Thursday, November 20, 2014

Pauline and the Terrible, Horrible, No Good, Very Bad Day

Last night I got home closer to 9pm than I wanted for the second night in a row, knowing I wouldn’t be home until the same time tonight because of parent/teacher conferences. Utterly drained, I went straight to bed, safe in the knowledge that I would get up at 5:30 am with plenty of time to wake my kids, feed them, prepare lunches, iron clothes, drop them off at kids club and arrive at school for my 7:30 am meeting. Today began with my husband shaking me awake with the news that the alarm had failed to go off and it was 7:10 am. And so began my Terrible, Horrible, No Good, Very Bad day.

In utter panic I jumped up, dragged my son out of bed and while toasting his frozen pancakes I texted a colleague to alert her to the fact that I wasn’t going to make my meeting and asked her to look out for a student who I had invited to join us. Her reply was: No worries! Scouring the clean laundry pile and pantry I threw together outfits and lunches, splashed my face with cold water and dragged my boy towards the car while shoving him into his coat. I don’t recall whether or not I brushed my hair!

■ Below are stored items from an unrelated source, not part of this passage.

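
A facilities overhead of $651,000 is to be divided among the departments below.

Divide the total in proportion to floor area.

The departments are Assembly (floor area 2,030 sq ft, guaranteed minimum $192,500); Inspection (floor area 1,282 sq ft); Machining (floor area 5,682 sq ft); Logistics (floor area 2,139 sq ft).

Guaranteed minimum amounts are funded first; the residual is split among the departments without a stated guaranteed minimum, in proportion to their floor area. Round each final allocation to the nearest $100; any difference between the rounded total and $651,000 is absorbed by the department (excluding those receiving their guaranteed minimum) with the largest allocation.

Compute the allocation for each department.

Assembly: $192,500 · Inspection: $64,600 · Machining: $286,200 · Logistics: $107,700

Minimums first: Assembly $192,500. Residual $458,500.
Residual split over remaining floor area 9,103: Inspection 64,571.79 → $64,600; Machining 286,191.04 → $286,200; Logistics 107,737.17 → $107,700.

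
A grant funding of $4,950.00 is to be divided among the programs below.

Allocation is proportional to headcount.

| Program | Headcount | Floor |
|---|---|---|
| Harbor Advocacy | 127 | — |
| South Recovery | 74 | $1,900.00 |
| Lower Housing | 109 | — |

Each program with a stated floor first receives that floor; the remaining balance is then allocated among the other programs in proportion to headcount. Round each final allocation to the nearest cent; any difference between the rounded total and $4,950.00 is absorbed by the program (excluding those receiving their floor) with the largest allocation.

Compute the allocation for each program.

Harbor Advocacy: $1,641.31 | South Recovery: $1,900.00 | Lower Housing: $1,408.69

Fund the minimums — South Recovery $1,900.00. Residual $3,050.00.
Residual split over remaining headcount 236: Harbor Advocacy 1,641.3136 → $1,641.31; Lower Housing 1,408.6864 → $1,408.69.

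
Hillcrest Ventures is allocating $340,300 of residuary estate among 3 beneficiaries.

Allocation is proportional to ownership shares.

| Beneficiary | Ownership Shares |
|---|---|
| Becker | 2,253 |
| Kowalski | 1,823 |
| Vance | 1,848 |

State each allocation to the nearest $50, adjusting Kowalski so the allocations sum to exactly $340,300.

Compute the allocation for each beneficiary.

Total ownership shares = 5,924.
Unrounded shares: Becker 2,253/5,924 × $340,300 = 129,422.00; Kowalski 1,823/5,924 × $340,300 = 104,720.95; Vance 1,848/5,924 × $340,300 = 106,157.06.
At nearest $50: Becker $129,400; Kowalski $104,700; Vance $106,150. Sum = $340,250.
Difference $340,300 − $340,250 = +$50 applied to Kowalski: Kowalski becomes $104,750.

Becker: $129,400 | Kowalski: $104,750 | Vance: $106,150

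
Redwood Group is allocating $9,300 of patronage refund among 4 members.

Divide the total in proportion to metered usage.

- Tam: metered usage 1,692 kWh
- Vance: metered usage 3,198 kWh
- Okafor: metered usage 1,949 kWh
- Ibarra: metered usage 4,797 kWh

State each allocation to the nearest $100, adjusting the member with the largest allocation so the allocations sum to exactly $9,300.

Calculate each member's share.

Tam: $1,400 · Vance: $2,600 · Okafor: $1,600 · Ibarra: $3,700

Sum of metered usage: 11,636.
Raw shares: Tam 1,692/11,636 × $9,300 = 1,352.32; Vance 3,198/11,636 × $9,300 = 2,555.98; Okafor 1,949/11,636 × $9,300 = 1,557.73; Ibarra 4,797/11,636 × $9,300 = 3,833.97.
After rounding ($100): Tam $1,400; Vance $2,600; Okafor $1,600; Ibarra $3,800. Sum = $9,400.
Difference $9,300 − $9,400 = −$100 applied to largest allocation (Ibarra): Ibarra becomes $3,700.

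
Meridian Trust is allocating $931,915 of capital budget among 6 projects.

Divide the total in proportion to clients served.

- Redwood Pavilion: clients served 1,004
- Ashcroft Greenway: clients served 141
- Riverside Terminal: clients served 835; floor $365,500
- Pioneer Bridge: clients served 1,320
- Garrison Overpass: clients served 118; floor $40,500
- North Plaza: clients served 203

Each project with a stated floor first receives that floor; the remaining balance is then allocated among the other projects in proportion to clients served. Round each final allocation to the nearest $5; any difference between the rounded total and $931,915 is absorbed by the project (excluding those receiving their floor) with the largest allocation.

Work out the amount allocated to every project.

Redwood Pavilion: $197,910 · Ashcroft Greenway: $27,795 · Riverside Terminal: $365,500 · Pioneer Bridge: $260,195 · Garrison Overpass: $40,500 · North Plaza: $40,015

Guaranteed amounts: Riverside Terminal $365,500; Garrison Overpass $40,500. Remaining pool $525,915.
Remaining pool split over remaining clients served 2,668: Redwood Pavilion 197,908.04 → $197,910; Ashcroft Greenway 27,793.86 → $27,795; Pioneer Bridge 260,197.83 → $260,200; North Plaza 40,015.27 → $40,015.
Rounding difference −$5 applied to Pioneer Bridge → $260,195.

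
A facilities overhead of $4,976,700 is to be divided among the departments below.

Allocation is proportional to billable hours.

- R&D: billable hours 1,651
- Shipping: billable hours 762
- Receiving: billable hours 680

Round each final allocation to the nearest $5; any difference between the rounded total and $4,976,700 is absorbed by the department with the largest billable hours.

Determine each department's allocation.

Billable hours total: 3,093.
Pro-rata amounts: R&D 1,651/3,093 × $4,976,700 = 2,656,492.63; Shipping 762/3,093 × $4,976,700 = 1,226,073.52; Receiving 680/3,093 × $4,976,700 = 1,094,133.85.
After rounding ($5): R&D $2,656,495; Shipping $1,226,075; Receiving $1,094,135. Sum = $4,976,705.
Difference $4,976,700 − $4,976,705 = −$5 applied to largest billable hours (R&D): R&D becomes $2,656,490.

R&D: $2,656,490; Shipping: $1,226,075; Receiving: $1,094,135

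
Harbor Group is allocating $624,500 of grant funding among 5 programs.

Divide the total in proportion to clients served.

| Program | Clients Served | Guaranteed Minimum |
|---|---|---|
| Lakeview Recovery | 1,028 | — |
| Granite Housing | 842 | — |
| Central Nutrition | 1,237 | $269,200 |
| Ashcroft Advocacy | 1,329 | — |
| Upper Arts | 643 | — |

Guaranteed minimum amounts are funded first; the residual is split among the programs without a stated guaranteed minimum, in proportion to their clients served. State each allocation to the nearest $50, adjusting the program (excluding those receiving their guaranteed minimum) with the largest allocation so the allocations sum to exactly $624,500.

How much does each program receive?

Guaranteed amounts: Central Nutrition $269,200. Residual $355,300.
Residual split over remaining clients served 3,842: Lakeview Recovery 95,067.26 → $95,050; Granite Housing 77,866.37 → $77,850; Ashcroft Advocacy 122,903.10 → $122,900; Upper Arts 59,463.27 → $59,450.
Rounding difference +$50 applied to Ashcroft Advocacy → $122,950.

Lakeview Recovery: $95,050 · Granite Housing: $77,850 · Central Nutrition: $269,200 · Ashcroft Advocacy: $122,950 · Upper Arts: $59,450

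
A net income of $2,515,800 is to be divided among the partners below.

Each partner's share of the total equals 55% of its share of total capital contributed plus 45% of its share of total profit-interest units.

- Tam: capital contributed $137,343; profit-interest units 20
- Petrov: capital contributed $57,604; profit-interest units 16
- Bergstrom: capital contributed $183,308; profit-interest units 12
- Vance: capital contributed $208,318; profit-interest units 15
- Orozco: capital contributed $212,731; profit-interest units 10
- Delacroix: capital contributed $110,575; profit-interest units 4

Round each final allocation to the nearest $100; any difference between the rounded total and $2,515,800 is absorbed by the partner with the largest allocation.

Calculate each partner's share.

Capital contributed total 909,879; profit-interest units total 77.
Composite weights (55% capital contributed + 45% profit-interest units): Tam 0.1999; Petrov 0.1283; Bergstrom 0.1809; Vance 0.2136; Orozco 0.1870; Delacroix 0.0902.
Raw shares: Tam 502,917.63; Petrov 322,844.38; Bergstrom 455,196.66; Vance 537,338.56; Orozco 470,535.96; Delacroix 226,966.81.
At nearest $100: Tam $502,900; Petrov $322,800; Bergstrom $455,200; Vance $537,300; Orozco $470,500; Delacroix $227,000. Sum = $2,515,700.
Difference $2,515,800 − $2,515,700 = +$100 applied to largest allocation (Vance): Vance becomes $537,400.

Tam: $502,900; Petrov: $322,800; Bergstrom: $455,200; Vance: $537,400; Orozco: $470,500; Delacroix: $227,000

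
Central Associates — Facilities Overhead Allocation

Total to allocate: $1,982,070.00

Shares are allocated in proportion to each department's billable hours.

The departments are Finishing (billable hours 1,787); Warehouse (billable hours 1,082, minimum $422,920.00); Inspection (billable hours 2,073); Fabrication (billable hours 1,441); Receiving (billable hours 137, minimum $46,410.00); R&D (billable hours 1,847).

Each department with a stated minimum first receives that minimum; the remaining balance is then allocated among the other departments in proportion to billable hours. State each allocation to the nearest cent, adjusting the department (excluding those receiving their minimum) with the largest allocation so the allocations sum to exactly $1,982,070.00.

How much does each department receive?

Guaranteed amounts: Warehouse $422,920.00; Receiving $46,410.00. Remaining pool $1,512,740.00.
Remaining pool split over remaining billable hours 7,148: Finishing 378,185.0000 → $378,185.00; Inspection 438,711.5305 → $438,711.53; Fabrication 304,960.5960 → $304,960.60; R&D 390,882.8735 → $390,882.87.

Finishing: $378,185.00; Warehouse: $422,920.00; Inspection: $438,711.53; Fabrication: $304,960.60; Receiving: $46,410.00; R&D: $390,882.87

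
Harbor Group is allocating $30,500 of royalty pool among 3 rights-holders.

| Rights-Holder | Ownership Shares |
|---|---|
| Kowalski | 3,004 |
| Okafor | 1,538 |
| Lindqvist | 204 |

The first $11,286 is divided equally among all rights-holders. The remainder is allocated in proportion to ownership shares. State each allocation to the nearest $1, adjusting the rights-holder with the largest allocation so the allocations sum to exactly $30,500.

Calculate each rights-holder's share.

Kowalski: $15,923; Okafor: $9,989; Lindqvist: $4,588

$11,286 shared equally gives $3,762 per rights-holder.
Remainder $19,214 by ownership shares (total 4,746): Kowalski 12,161.58 → $12,162; Okafor 6,226.53 → $6,227; Lindqvist 825.89 → $826.
Rounding difference −$1 on remainder applied to Kowalski.
Totals: Kowalski $3,762 + $12,161 = $15,923; Okafor $3,762 + $6,227 = $9,989; Lindqvist $3,762 + $826 = $4,588.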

As soon as I opened the garage I knew I was in danger of not making it in time for my first class of the day let alone my meeting. Of course it was snowing and the roads were a disaster. After twenty minutes I had traveled a total of two miles, experienced inertia first hand as my car resisted the brakes and drifted into oncoming traffic, and realized that I was utterly decaffeinated. Time to call for back up! Blearily negotiating the roads I called two of my 5/6 colleagues for assistance. Both were stuck in traffic but assured me that they would arrive ahead of me, organize my kids and get my first class up and running. I got to my son’s school relieved that my first class was covered but still rushed down the hallway to drop him safely at Kids Club. That’s when I epically wiped out. Both feet went up in the air and I landed flat on my back. Since my hip has been bothering me for the last two weeks this wasn’t the greatest thing that could have happened. In extreme pain I assured my kid I was okay and once he verified the fact that we were alone in the hallway, I took a moment to remain prostrate, lament my fortune and gather my thoughts about my scattered life.

I signed him in with a kiss goodbye and limped back to my car. I entered my class three minutes after the bell rang and my teaching partner Rick Joseph was there, with both of our classes, taking attendance and getting them set for the day. We arranged our special schedule, raided the fridge in the teacher lounge for a breakfast consisting of leftovers from the PTSA conference dinner the night before and had a great morning of learning. I introduced a cartoon activity I thought the students would be excited about and when one of them asked if he could do a Powerpoint version instead, I felt good about the fact that my kids feel comfortable negotiating with me about how they demonstrate their learning.

 During lunch I prepared guest teacher plans for tomorrow when I will continue conferences for my math students, and my 5/6 science partner Tammy Brown brought me back a much needed, heartwarming soup lunch!Conferences began at 1pm and at 3pm my partner had to head for the airport to present at the NCTE conference in Washington D.C. Happy for him to go and learn and grow, I was also sad to complete the evening without him as it’s always good to have my other half to bounce off during conferences. A wonderful dinner was provided for us by my principal and vice principal and I headed back to the final three hours of conferences reenergized, albeit nervous about the continuing snow fall, the state of the roads, and the fact I had no snowbrush with me to clean up my car. 

At 6pm a parent arrived late for her conference and was completely understanding of the fact that the full schedule meant I couldn’t fit her in without inconveniencing all my other appointments for the night. She left happy to reschedule and, I suspect, unaware of how truly appreciative I was of her flexibility. Throughout the rest of the night I was glad to share the successes and future goals of my students, and receive well wishes for my transition into my new role as instructional specialist. One of my last students of the night arrived with a cake he had made for me, and  I headed for the car park ready to deal with my inevitably snow buried car.To my amazement I found my truck free and clear of snow, in stark contrast to it’s neighbors. I can only imagine that someone had blessed me with a random act of kindness and cleared my car for me. It was such a relief at the end of a long day and permitted me to concentrate on getting home in time to kiss my own children goodnight.

I guess the point I’m trying to make is that when you work at Birmingham Covington School there really is no such thing as a Terrible, Horrible, No Good, Very Bad day. I am so lucky to work with an amazing team of educators who I can turn to in times of trauma and I know they have my back, no questions asked. They nurture and support me and I cannot express my gratitude for them enough. My students are total troopers and have the skills and maturity to bend and adapt to the flow of an unusual day. Their parents have the unique ability to make me feel like a super star and I am honored to know and serve them. My bucket overflows tonight as I check my alarm is set, and prepare to do it all again tomorrow.